UK housing policy has been broken for too long. The shallow and circular nature of our national debate on homes has been accompanied with plenty of rhetoric, and little substance. And it has not been without consequence. The failure to meet demand for homes, and importantly, building homes where people want them, has had serious and long-term consequences for our communities, for the economy, and almost certainly for our politics.

Notwithstanding the economic consequence of making it more difficult for people to live near where they can get the best paid job for them, not building enough homes in desired areas has had severe impacts on the cost and quality of living.

It means people are forced to spend more of their income on accommodation, and less on living life well. And if they fight back against the high costs, say by moving to another area, they just pay in a different way. With a longer commute, with poorer quality housing, perhaps having to share accommodation with strangers, or simply by staying at the family home for longer.

According to the ONS, around one-third of 18 to 34-year-olds in the UK are still living with their parents. That is 4.8 million adult Brits living under the feet of mum and dad. A shameful statistic.

These are 20-somethings who are not responsible for running their own household, adult children who are not the main bill payer, and young couples who will inevitably delay starting a family until they can afford more suitable accommodation.

Perhaps for understandable reasons, planning reform has been treated a little like a big game of pass the parcel. Anxious to be seen to take part in the ‘we are builders’ narrative, successive Governments have wanted to move the process along, talking a good game, but not be left holding the pen when the music stops. They are petrified of their local Nimbys. And perhaps, for good reason.

For homeowners the incentives work the other way around. Local development is seen as a risk that they want to control. A risk to the value of the largest asset they will ever buy, or even the essential character of their local area, and let’s be honest, it’s a risk that may not appear to have any upside for them.

How can we expect there to be the political will to build more homes, if there is nothing beneficial to offer the majority of a constituency’s voting residents? 

And that’s exactly what needs to change.

A new poll from  CT Local and the Adam Smith Institute shows that, contrary to popular belief, it is possible to shift the balance of public opinion and achieve popular local support for homebuilding in people’s communities.

The research shows that it is possible to win over the notorious ‘Nimbys’, who can be persuaded to support local homebuilding on the condition that residents are involved in the process, that building more homes in their area will help get young people out of the family home, and will attract greater local investment.

We found that:

  • 71% would back building more homes locally if residents had the power to agree when they were confident it would benefit their community 
  • 64% back local housebuilding if it would help protect their local high street
  • 68% would back more local home if it meant local services would improve
  • 58% of Nimbys are supportive of more local housebuilding if it meant greater investment in local health and education services

So Nimbys can be turned on to the idea of more development in their area by establishing housing development as a means of paying for improved communities and local services, reviving the local High Street, and increasing demand for local jobs.

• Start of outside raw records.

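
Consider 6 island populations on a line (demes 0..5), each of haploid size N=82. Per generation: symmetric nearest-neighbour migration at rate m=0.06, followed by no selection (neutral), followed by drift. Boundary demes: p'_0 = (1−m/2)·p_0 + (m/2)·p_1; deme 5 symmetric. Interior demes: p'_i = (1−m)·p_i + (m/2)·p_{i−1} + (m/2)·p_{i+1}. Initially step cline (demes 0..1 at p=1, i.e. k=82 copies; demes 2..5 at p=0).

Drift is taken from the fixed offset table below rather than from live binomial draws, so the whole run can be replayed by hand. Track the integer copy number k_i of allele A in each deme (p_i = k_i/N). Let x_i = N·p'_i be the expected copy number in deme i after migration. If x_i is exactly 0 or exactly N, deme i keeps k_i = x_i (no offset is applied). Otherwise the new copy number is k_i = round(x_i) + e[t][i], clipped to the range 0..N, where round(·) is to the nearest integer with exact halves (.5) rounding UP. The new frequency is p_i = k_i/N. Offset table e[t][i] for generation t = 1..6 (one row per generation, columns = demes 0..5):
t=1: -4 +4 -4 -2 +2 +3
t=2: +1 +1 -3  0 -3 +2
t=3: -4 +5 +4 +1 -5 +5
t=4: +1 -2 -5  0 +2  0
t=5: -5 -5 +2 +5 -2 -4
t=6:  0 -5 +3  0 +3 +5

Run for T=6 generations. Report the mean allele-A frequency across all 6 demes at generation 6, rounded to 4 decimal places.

0.3211

t=0: k=[82 82 0 0 0 0]
t=1: x=[82.0000 79.5400 2.4600 0.0000 0.0000 0.0000] k=[82 82 0 0 0 0]
t=2: x=[82.0000 79.5400 2.4600 0.0000 0.0000 0.0000] k=[82 81 0 0 0 0]
t=3: x=[81.9700 78.6000 2.4300 0.0000 0.0000 0.0000] k=[78 82 6 0 0 0]
t=4: x=[78.1200 79.6000 8.1000 0.1800 0.0000 0.0000] k=[79 78 3 0 0 0]
t=5: x=[78.9700 75.7800 5.1600 0.0900 0.0000 0.0000] k=[74 71 7 5 0 0]
t=6: x=[73.9100 69.1700 8.8600 4.9100 0.1500 0.0000] k=[74 64 12 5 3 0]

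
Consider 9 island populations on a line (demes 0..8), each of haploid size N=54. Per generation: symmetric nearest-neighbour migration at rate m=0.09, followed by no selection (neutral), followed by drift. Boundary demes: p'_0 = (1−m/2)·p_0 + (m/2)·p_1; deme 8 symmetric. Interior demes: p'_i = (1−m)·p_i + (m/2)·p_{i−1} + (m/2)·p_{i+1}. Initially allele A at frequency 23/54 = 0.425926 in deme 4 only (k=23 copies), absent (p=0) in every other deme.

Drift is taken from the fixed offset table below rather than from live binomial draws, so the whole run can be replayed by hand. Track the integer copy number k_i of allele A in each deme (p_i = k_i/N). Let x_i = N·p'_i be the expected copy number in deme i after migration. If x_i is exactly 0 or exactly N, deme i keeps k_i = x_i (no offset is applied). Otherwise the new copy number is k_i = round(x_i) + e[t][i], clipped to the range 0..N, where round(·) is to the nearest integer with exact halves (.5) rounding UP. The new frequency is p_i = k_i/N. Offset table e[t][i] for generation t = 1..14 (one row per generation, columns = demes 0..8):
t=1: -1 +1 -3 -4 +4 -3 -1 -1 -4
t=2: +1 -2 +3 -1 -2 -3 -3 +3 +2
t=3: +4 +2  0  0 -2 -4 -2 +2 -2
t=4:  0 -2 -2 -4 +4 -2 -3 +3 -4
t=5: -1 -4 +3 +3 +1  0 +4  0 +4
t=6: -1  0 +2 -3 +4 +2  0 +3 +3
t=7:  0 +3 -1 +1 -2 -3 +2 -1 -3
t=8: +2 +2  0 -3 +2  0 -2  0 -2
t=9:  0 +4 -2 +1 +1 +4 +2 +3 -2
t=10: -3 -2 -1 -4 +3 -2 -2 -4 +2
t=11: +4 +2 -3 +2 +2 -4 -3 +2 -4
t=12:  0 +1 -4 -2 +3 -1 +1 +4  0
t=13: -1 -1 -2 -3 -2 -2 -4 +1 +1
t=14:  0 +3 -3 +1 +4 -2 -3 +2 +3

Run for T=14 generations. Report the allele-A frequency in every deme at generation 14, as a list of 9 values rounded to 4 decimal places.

t=0: k=[0 0 0 0 23 0 0 0 0]
t=1: x=[0.0000 0.0000 0.0000 1.0350 20.9300 1.0350 0.0000 0.0000 0.0000] k=[0 0 0 0 25 0 0 0 0]
t=2: x=[0.0000 0.0000 0.0000 1.1250 22.7500 1.1250 0.0000 0.0000 0.0000] k=[0 0 0 0 21 0 0 0 0]
t=3: x=[0.0000 0.0000 0.0000 0.9450 19.1100 0.9450 0.0000 0.0000 0.0000] k=[0 0 0 1 17 0 0 0 0]
t=4: x=[0.0000 0.0000 0.0450 1.6750 15.5150 0.7650 0.0000 0.0000 0.0000] k=[0 0 0 0 20 0 0 0 0]
t=5: x=[0.0000 0.0000 0.0000 0.9000 18.2000 0.9000 0.0000 0.0000 0.0000] k=[0 0 0 4 19 1 0 0 0]
t=6: x=[0.0000 0.0000 0.1800 4.4950 17.5150 1.7650 0.0450 0.0000 0.0000] k=[0 0 2 1 22 4 0 0 0]
t=7: x=[0.0000 0.0900 1.8650 1.9900 20.2450 4.6300 0.1800 0.0000 0.0000] k=[0 3 1 3 18 2 2 0 0]
t=8: x=[0.1350 2.7750 1.1800 3.5850 16.6050 2.7200 1.9100 0.0900 0.0000] k=[2 5 1 1 19 3 0 0 0]
t=9: x=[2.1350 4.6850 1.1800 1.8100 17.4700 3.5850 0.1350 0.0000 0.0000] k=[2 9 0 3 18 8 2 0 0]
t=10: x=[2.3150 8.2800 0.5400 3.5400 16.8750 8.1800 2.1800 0.0900 0.0000] k=[0 6 0 0 20 6 0 0 0]
t=11: x=[0.2700 5.4600 0.2700 0.9000 18.4700 6.3600 0.2700 0.0000 0.0000] k=[4 7 0 3 20 2 0 0 0]
t=12: x=[4.1350 6.5500 0.4500 3.6300 18.4250 2.7200 0.0900 0.0000 0.0000] k=[4 8 0 2 21 2 1 0 0]
t=13: x=[4.1800 7.4600 0.4500 2.7650 19.2900 2.8100 1.0000 0.0450 0.0000] k=[3 6 0 0 17 1 0 1 0]
t=14: x=[3.1350 5.5950 0.2700 0.7650 15.5150 1.6750 0.0900 0.9100 0.0450] k=[3 9 0 2 20 0 0 3 3]

[0.0556, 0.1667, 0.0000, 0.0370, 0.3704, 0.0000, 0.0000, 0.0556, 0.0556]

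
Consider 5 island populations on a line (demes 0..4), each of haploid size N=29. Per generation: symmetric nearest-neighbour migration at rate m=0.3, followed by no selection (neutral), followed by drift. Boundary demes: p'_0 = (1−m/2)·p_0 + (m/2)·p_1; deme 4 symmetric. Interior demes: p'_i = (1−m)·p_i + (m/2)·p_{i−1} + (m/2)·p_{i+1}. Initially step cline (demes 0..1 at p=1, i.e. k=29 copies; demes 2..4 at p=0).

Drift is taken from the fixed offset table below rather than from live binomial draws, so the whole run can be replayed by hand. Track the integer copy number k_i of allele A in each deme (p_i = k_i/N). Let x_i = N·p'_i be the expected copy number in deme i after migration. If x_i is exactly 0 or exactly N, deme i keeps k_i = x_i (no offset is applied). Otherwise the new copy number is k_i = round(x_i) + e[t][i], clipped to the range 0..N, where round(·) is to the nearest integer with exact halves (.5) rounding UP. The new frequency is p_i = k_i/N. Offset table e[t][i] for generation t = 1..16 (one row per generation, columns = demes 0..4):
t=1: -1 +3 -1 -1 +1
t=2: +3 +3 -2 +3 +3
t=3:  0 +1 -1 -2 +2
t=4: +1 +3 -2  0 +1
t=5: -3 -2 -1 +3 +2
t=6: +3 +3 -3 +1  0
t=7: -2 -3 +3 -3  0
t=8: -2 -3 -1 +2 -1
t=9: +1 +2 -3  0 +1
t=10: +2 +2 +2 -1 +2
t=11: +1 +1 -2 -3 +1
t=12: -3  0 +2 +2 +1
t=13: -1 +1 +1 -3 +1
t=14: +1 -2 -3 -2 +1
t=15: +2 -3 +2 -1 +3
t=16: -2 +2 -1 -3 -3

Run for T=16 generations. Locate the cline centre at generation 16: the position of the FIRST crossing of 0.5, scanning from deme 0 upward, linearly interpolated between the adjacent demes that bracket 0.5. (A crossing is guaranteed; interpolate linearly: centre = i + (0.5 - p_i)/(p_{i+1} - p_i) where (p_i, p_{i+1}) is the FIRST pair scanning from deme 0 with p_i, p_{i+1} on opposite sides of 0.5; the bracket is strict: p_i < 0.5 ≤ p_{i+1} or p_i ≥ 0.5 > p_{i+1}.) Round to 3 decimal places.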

After all, if there aren’t enough customers in the area, small businesses cannot continue in the area.

And what of the political benefit?

If done right, planning reform could deliver a major electoral boost, particularly to the Conservatives, but also to Labour. There can be up to a 5-percentage point boost to the government’s current vote figures, if done in a way that levels up. That’s a lot of votes for building more homes.

Our poll shows that a large number of voters, mainly younger people, frustrated that they are unable to own a home, are willing to switch their vote from Labour and the Lib Dems to the Conservatives, if they commit to build more of them in a way that improves their local community.

The research shows that a government with a mandate to ‘level-up’ has a serious opportunity to squash Labour’s recovery before it materialises, through a transformative, community-centred homebuilding programme. If the Conservatives want to build a sustainable electoral coalition, then they should build more homes to root the next generation in a community that they have a social and financial stake in.

So Nimbys can be persuaded to get behind more homes in their communities. But only on the condition that they are part of the planning process, that the personal benefits are made clear, and if it breathes new life into struggling High Streets.

The author is Head of Research at C|T RSR and a Fellow at the Adam Smith Institute. He is co-author of the report, Build Me Up, Level Up: Popular homebuilding while boosting local communities.